Estamos a menos de um ano da realização das eleições gerais de 2010 para presidente, governadores, deputados federais e estaduais e dois terços do Senado. Já não há o prazo legal para alterações, e tentar reduzir esse prazo com ele já vencido seria muito acintoso.
Já houve mesmo, na eleição de 2006, a tentativa de reduzir esse prazo para seis meses antes da eleição, e a iniciativa não prosperou porque não encontrou respaldo popular.
O presidente Lula passou o tempo inteiro negando que tivesse interesse em disputar um terceiro mandato consecutivo, embora se soubesse que, nos bastidores, não vetava iniciativas de deputados petistas muito ligados a ele, como foi o caso de Devanir Ribeiro, o mais notório dos defensores de um terceiro mandato.
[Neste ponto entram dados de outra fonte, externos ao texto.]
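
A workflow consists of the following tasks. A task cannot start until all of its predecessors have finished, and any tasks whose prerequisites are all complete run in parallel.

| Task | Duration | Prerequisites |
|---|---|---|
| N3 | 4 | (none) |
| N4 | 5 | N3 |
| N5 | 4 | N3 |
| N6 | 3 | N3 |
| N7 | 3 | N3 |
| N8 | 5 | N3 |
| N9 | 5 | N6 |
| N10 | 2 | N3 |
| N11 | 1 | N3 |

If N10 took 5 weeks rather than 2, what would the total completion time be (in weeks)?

12

Actual critical path: N3→N6→N9 = 4+3+5 = 12 ⇒ 12 weeks.
N10 has 6 weeks of float (longest path through it is 6).
No other chain overtakes it, so the finish is 12 weeks.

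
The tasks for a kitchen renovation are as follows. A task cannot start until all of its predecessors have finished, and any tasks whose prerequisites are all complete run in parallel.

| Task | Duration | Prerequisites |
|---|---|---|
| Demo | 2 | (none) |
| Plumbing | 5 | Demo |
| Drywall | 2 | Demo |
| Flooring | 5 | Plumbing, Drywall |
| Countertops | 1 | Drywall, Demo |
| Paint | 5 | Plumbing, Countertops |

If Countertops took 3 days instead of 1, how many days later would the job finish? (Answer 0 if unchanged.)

Critical path before the change: Demo→Plumbing→Flooring = 2+5+5 = 12 giving 12 days.
Countertops is off the critical path — its longest chain is 10 days, giving 2 of slack.
No other chain overtakes it, so the finish is 12 days.
Change in finish: 12 − 12 = +0 days.

0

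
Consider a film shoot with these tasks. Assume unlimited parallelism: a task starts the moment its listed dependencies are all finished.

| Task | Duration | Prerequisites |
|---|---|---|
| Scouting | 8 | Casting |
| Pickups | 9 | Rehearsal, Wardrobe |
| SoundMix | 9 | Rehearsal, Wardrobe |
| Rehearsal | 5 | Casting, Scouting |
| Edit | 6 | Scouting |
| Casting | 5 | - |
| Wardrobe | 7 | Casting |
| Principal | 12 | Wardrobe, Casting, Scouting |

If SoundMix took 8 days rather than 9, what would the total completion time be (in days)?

Baseline: Casting→Scouting→Rehearsal→SoundMix = 5+8+5+9 = 27 → 27 days.
Since SoundMix is critical, the -1 change carries straight to that chain (now 26 days).
New critical path: Casting→Scouting→Rehearsal→Pickups = 5+8+5+9 = 27 ⇒ 27 days.

27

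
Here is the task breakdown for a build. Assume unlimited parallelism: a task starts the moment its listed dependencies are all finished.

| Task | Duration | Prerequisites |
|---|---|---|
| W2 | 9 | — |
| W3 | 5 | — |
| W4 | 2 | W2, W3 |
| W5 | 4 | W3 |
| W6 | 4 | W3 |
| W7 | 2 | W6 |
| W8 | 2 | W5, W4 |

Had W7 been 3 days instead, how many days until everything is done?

13

Actual critical path: W2→W4→W8 = 9+2+2 = 13 ⇒ 13 days.
W7 has 2 days of float (longest path through it is 11).
No other chain overtakes it, so the finish is 13 days.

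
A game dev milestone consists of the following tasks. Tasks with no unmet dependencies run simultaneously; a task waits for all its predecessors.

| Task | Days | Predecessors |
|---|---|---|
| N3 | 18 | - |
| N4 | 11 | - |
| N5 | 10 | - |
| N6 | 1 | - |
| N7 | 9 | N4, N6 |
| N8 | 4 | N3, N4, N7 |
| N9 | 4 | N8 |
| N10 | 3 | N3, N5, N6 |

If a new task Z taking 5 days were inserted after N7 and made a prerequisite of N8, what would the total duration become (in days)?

Originally the plan takes 28 days.
With Z inserted, N8 now waits for max(N3, N4, N7, Z).
New critical path: N4→N7→Z→N8→N9 = 11+9+5+4+4 = 33 ⇒ 33 days.

33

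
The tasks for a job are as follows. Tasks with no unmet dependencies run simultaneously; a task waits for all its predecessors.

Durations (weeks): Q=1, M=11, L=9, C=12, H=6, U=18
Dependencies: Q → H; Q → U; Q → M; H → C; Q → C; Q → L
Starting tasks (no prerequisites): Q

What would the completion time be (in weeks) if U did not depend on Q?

Before: longest chain Q→H→C = 1+6+12 = 19, finish 19.
Without Q→U, U's earliest start moves from 1 to 0.
The longest chain is now Q→H→C = 1+6+12 = 19, so the project takes 19 weeks.

19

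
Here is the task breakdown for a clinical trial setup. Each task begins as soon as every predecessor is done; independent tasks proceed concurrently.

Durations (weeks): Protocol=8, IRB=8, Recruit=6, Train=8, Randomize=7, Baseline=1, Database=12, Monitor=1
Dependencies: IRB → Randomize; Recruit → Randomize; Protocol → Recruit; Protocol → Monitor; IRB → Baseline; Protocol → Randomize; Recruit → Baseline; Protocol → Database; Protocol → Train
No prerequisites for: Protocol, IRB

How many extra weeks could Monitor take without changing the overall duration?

12

The longest chain is Protocol→Recruit→Randomize = 8+6+7 = 21; overall finish 21 weeks.
The longest chain containing Monitor totals 9 weeks.
Slack of Monitor = 20 − 8 = 12 weeks.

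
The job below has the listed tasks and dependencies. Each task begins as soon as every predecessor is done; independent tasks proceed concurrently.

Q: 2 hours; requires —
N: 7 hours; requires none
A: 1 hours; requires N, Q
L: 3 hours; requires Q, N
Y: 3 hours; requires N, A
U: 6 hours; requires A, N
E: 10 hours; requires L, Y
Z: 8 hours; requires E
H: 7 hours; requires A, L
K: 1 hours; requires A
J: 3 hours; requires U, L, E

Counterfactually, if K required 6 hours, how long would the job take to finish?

29

Baseline: N→A→Y→E→Z = 7+1+3+10+8 = 29 → 29 hours.
The longest path through K is only 9 hours, so K has float 20.
That remains the longest chain; total 29 hours.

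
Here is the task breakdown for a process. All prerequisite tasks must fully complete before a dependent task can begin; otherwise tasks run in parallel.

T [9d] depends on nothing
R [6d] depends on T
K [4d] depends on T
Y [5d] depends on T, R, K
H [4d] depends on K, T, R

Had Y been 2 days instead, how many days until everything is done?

19

Baseline: T→R→Y = 9+6+5 = 20 → 20 days.
Since Y is critical, the -3 change carries straight to that chain (now 17 days).
Now T→R→H = 9+6+4 = 19 is longest, so the finish becomes 19 days.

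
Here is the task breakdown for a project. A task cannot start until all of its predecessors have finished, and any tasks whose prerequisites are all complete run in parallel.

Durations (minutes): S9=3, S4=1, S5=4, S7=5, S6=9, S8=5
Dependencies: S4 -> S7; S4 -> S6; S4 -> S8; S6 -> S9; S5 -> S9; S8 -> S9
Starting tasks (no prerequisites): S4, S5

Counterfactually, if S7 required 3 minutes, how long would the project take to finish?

The binding path is S4→S6→S9 = 1+9+3 = 13; finish at 13 minutes.
S7 is off the critical path — its longest chain is 6 minutes, giving 7 of slack.
That remains the longest chain; total 13 minutes.

13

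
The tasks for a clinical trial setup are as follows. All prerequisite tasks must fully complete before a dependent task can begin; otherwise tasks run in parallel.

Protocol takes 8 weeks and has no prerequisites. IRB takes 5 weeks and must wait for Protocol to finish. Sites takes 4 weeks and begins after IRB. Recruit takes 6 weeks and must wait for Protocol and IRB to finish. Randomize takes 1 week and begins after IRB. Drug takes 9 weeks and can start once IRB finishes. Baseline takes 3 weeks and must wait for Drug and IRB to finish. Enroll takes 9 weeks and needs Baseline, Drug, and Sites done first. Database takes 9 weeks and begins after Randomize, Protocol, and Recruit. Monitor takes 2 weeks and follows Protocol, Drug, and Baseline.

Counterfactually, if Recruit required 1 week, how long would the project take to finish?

34

Actual critical path: Protocol→IRB→Drug→Baseline→Enroll = 8+5+9+3+9 = 34 ⇒ 34 weeks.
Recruit is off the critical path — its longest chain is 28 weeks, giving 6 of slack.
No other chain overtakes it, so the finish is 34 weeks.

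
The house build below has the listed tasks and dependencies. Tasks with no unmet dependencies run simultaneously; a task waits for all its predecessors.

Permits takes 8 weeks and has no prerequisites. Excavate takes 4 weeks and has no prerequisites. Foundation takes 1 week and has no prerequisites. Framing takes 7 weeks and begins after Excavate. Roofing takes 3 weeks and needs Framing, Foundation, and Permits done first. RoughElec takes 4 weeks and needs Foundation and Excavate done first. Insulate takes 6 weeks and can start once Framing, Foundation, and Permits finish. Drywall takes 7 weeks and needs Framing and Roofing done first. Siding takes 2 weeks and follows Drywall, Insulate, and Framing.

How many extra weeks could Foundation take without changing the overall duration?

The longest chain is Excavate→Framing→Roofing→Drywall→Siding = 4+7+3+7+2 = 23; overall finish 23 weeks.
Longest path through Foundation: 13 weeks (earliest finish 1, latest finish 11).
So Foundation can slip 11 − 1 = 10 weeks.

10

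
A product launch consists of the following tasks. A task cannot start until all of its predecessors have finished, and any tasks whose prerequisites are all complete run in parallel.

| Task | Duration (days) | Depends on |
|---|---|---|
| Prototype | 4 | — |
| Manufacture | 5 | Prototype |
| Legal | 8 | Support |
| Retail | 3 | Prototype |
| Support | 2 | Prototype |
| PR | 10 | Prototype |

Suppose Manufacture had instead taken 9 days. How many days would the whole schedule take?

Critical path before the change: Prototype→PR = 4+10 = 14 giving 14 days.
The longest path through Manufacture is only 9 days, so Manufacture has float 5.
The critical path is still Prototype→PR; finish is now 14 days.

14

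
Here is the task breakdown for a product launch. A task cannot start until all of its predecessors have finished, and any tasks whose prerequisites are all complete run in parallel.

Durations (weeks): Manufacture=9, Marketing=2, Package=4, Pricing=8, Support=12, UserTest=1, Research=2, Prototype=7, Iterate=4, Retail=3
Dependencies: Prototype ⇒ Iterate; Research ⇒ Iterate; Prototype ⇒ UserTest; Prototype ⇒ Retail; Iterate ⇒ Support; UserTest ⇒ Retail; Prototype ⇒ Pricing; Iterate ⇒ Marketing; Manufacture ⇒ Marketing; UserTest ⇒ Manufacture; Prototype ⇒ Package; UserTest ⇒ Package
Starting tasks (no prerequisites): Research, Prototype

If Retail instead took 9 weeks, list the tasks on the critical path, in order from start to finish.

Prototype, Iterate, Support

Actual critical path: Prototype→Iterate→Support = 7+4+12 = 23 ⇒ 23 weeks.
Retail has 12 weeks of float (longest path through it is 11).
No other chain overtakes it, so the finish is 23 weeks.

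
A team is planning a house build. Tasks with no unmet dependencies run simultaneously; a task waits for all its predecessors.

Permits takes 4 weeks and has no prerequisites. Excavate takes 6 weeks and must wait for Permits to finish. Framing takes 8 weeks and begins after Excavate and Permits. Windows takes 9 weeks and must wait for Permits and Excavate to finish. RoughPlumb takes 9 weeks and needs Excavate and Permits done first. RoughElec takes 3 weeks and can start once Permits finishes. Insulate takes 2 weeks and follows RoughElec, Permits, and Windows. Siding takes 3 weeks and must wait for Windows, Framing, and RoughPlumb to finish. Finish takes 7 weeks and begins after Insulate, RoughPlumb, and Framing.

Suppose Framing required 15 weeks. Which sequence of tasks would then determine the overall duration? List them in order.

The binding path is Permits→Excavate→Windows→Insulate→Finish = 4+6+9+2+7 = 28; finish at 28 weeks.
Framing has 3 weeks of float (longest path through it is 25).
The binding chain switches to Permits→Excavate→Framing→Finish = 4+6+15+7 = 32; finish 32 weeks.

Permits, Excavate, Framing, Finish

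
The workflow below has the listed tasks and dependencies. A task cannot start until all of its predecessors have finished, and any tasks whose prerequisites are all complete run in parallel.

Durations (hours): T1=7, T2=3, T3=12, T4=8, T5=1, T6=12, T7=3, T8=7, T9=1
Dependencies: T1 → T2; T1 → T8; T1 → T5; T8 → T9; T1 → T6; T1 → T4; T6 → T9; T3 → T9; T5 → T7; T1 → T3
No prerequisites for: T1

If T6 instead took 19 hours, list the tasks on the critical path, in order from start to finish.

T1, T6, T9

Baseline: T1→T6→T9 = 7+12+1 = 20 → 20 hours.
Since T6 is critical, the +7 change carries straight to that chain (now 27 hours).
The critical path is still T1→T6→T9; finish is now 27 hours.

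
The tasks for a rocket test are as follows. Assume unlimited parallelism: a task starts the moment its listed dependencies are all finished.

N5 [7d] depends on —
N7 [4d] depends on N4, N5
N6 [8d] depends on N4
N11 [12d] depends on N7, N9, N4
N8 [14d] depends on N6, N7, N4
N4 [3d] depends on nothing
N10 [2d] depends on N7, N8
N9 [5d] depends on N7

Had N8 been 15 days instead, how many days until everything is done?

Baseline: N5→N7→N9→N11 = 7+4+5+12 = 28 → 28 days.
The longest path through N8 is only 27 days, so N8 has float 1.
Now N4→N6→N8→N10 = 3+8+15+2 = 28 is longest, so the finish becomes 28 days.

28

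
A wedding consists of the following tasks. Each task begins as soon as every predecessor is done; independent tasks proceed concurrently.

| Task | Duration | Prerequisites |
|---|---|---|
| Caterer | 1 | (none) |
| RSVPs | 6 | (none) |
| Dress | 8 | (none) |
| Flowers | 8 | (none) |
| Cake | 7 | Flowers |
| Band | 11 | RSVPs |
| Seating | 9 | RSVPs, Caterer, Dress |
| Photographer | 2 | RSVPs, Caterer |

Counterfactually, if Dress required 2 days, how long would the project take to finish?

17

Baseline: Dress→Seating = 8+9 = 17 → 17 days.
Since Dress is critical, the -6 change carries straight to that chain (now 11 days).
New critical path: RSVPs→Band = 6+11 = 17 ⇒ 17 days.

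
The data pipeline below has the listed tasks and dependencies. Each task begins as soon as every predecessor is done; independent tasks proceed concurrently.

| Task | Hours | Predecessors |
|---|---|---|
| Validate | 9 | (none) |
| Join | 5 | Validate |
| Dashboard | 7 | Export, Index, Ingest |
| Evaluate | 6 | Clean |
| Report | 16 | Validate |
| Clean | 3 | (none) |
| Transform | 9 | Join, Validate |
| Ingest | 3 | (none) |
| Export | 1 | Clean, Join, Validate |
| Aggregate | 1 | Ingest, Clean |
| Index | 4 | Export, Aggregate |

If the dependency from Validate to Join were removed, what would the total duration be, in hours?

Before: longest chain Validate→Join→Export→Index→Dashboard = 9+5+1+4+7 = 26, finish 26.
Without Validate→Join, Join's earliest start moves from 9 to 0.
New critical path: Validate→Report = 9+16 = 25 ⇒ 25 hours.

25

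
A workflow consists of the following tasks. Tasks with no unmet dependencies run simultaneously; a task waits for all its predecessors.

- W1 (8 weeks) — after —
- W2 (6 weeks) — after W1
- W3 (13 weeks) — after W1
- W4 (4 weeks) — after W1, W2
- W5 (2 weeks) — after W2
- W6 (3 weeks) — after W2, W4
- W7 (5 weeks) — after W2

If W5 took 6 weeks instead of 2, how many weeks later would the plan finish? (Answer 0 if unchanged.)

As given, the longest chain is W1→W2→W4→W6 = 8+6+4+3 = 21, so the finish is 21 weeks.
W5 has 5 weeks of float (longest path through it is 16).
The critical path is still W1→W2→W4→W6; finish is now 21 weeks.
Change in finish: 21 − 21 = +0 weeks.

0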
Ao contrário do que recomenda a prudência política, Lula ainda nem terminara o primeiro ano deste seu segundo mandato e já estimulava o debate sucessório, mantendo a expectativa de poder em torno de si com mensagens contraditórias quanto a um eventual terceiro mandato seguido, ora negando essa possibilidade enfaticamente, ora deixando no ar frases indicando exatamente o contrário.
Como no dia em que, ao ouvir do ministro Franklin Martins que ele não estaria mais no Planalto quando determinado fato aconteceria, Lula deixou no ar o comentário, em meio à reunião do Conselho Político do governo: "Quem sabe?".
Ou permitindo que seu amigo, o deputado Devanir Ribeiro, insistisse na apresentação da emenda que autorizava o presidente a convocar plebiscitos sem autorização do Congresso.
O fato de o presidente voltar a esse tema inopinadamente, mesmo sem obter repercussão política, pode significar que já tema pela consistência da candidatura da ministra Dilma Roussef. Ou que queira reforçar a ideia de que, não sendo possível sua candidatura, o jeito é votar na sua representante.